# Sigelei Kaos (Spectrum)



## Daniel Alves (29/3/17)

Didn't see any posts for this.

I'm really liking this and have always like Sigelei mods except for not having Firmware updates but this may be the one.

http://www.sigelei.com/product/index.html?id=19






















*Features and Specs:*


Dimensions: 3-7/16" x 1-3/4" x 1-1/8"
510 Threaded
Operating Wattage: 10.0 - 230.0W
Voltage Input 6.4 - 8.4V
Voltage Output: 1.0 - 7.5V
Temperature Control: Nickel 200 (Ni200), Titanium (Ti), Stainless Steel 304, 316, 317 (SS), TCR
Temperature Range: 100 - 300C / 200 - 570F
Resistance Range: 0.1 - 3.0ohm
0.96" TFT Color Display Screen
Detailed Operating Interface
6 Interchangeable and Customizable LED Color Settings
Preheat Functionality
Zinc Alloy Construction
Requires (2) High Amp 18650 Batteries (Sold separately)
*External charger recommended for optimal charging speeds*
Micro USB Charging Port (DC 5V/2A)
Fast and Balanced Charging Support
Firmware Upgradeable

Reactions: Like 4


----------



## gdigitel (29/3/17)

Ah man. That looks more alien than a Smok Alien.
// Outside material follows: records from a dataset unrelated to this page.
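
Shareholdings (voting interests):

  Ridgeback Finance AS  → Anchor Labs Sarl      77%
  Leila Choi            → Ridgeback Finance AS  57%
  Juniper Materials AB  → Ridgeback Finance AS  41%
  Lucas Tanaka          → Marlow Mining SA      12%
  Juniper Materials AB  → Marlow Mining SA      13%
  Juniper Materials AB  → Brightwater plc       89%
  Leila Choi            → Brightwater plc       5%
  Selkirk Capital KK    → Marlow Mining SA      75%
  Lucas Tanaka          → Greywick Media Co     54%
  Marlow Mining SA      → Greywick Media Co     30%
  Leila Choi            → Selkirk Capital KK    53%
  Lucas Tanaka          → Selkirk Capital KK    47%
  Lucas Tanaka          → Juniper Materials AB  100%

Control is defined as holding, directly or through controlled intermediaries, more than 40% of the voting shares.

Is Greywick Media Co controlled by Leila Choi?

No

Leila holds 53% of Selkirk, so Leila controls Selkirk.
Selkirk holds 75% of Marlow, so Leila controls Marlow.
Leila holds 57% of Ridgeback, so Leila controls Ridgeback.
Ridgeback holds 77% of Anchor, so Leila controls Anchor.
In Greywick, Leila's side holds only 30%, not > 40%.
So Leila does not control Greywick.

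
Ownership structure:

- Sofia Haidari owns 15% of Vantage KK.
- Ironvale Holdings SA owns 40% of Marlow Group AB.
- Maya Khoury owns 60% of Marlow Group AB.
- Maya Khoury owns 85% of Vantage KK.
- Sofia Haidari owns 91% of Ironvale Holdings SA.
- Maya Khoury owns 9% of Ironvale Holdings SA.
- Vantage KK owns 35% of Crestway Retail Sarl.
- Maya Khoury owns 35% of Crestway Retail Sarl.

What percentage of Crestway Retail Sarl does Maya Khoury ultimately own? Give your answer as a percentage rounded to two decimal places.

Maya reaches Crestway along 2 paths.
Direct stake: 35% = 35%.
Via Vantage: 85% × 35% = 29.75%.
Total: 35% + 29.75% = 64.75%.

64.75%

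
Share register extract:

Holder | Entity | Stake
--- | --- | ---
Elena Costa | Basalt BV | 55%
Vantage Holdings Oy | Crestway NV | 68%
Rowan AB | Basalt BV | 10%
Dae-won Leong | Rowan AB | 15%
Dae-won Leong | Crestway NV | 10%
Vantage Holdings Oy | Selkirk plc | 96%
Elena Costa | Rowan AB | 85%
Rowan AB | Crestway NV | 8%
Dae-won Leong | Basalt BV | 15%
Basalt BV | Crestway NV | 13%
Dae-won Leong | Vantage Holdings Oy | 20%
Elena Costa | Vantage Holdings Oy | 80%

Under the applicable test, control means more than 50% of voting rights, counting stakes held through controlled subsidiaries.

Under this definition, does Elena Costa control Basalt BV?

Elena holds 85% of Rowan, so Elena controls Rowan.
Elena and Rowan together hold 55% + 10% = 65% of Basalt, so Elena controls Basalt.

Yes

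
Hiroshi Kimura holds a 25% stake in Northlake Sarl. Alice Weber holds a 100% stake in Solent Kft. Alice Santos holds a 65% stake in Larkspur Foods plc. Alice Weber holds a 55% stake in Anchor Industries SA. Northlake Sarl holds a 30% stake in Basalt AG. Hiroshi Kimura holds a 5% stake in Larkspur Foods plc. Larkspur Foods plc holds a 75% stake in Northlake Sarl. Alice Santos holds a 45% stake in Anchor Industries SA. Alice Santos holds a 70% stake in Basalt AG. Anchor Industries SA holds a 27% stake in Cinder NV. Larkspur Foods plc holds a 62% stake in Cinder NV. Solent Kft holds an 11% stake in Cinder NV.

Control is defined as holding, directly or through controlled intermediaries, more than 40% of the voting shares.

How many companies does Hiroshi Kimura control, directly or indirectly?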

Nice!

Reactions: Like 2


----------



## Silver (29/3/17)

I wonder if the lights can go on with a remote. Then you could find your vape easier in the dark. 

Or could be cool at a night vape meet

Reactions: Funny 3


----------



## Daniel Alves (29/3/17)

Lol yeah or if you whistle at it like those find my keys key rings

Sent from my E6653 using Tapatalk

Reactions: Like 1 | Funny 1


----------



## Chronix (29/3/17)

Funny how these companies still advertise their dual battery mods to do more than 160W. Such BS


----------



## andro (29/3/17)

No man .... not for me at all. Ligth make it look cheap

Reactions: Like 2 | Agree 2


----------



## Silver (29/3/17)

andro said:


> No man .... not for me at all. Ligth make it look cheap



I agree @andro - but I was quite pleased with the light on the little Aio - at least it could be turned off or the colour could be changed. Was gimmicky and cheap I agree but was quite fun.

I would still like a mod with a light in the atty, just for laughs


----------



## gdigitel (29/3/17)

Light in the atty and some kewl spinners like @Stosta Navigator.
Still love the Jolly Roger emblem.


And the mod can have built in speaker and some mp3s. The Apple I-mod. Banging

Reactions: Like 3


----------



## Stosta (25/4/17)

I see this mod has hit our shores!

Anyone plan on picking one up?


----------



## Daniel Alves (25/4/17)

https://www.theecigstore.co.za/MAT492/Sigelei Kaos Spectrum Mod 

https://www.vikingsvape.co.za/collections/mods/products/sigelei-kaos-spectrum

https://www.noonclouds.co.za/products/sigelei-kaos-spectrum-230w


----------



## acorn (25/4/17)

https://www.vapeclub.co.za/collections/featured-products/products/sigelei-kaos-spectrum-230w

Sent from my E5633 using Tapatalk


----------



## incredible_hullk (25/4/17)

Damn if only I was younger.... wud look cool in a club...

Reactions: Funny 1


----------



## Kalashnikov (25/4/17)

really i was done with buying devices... but im like a little kid and now i get shown something with lights ... much want

Reactions: Funny 1 | Can relate 1


----------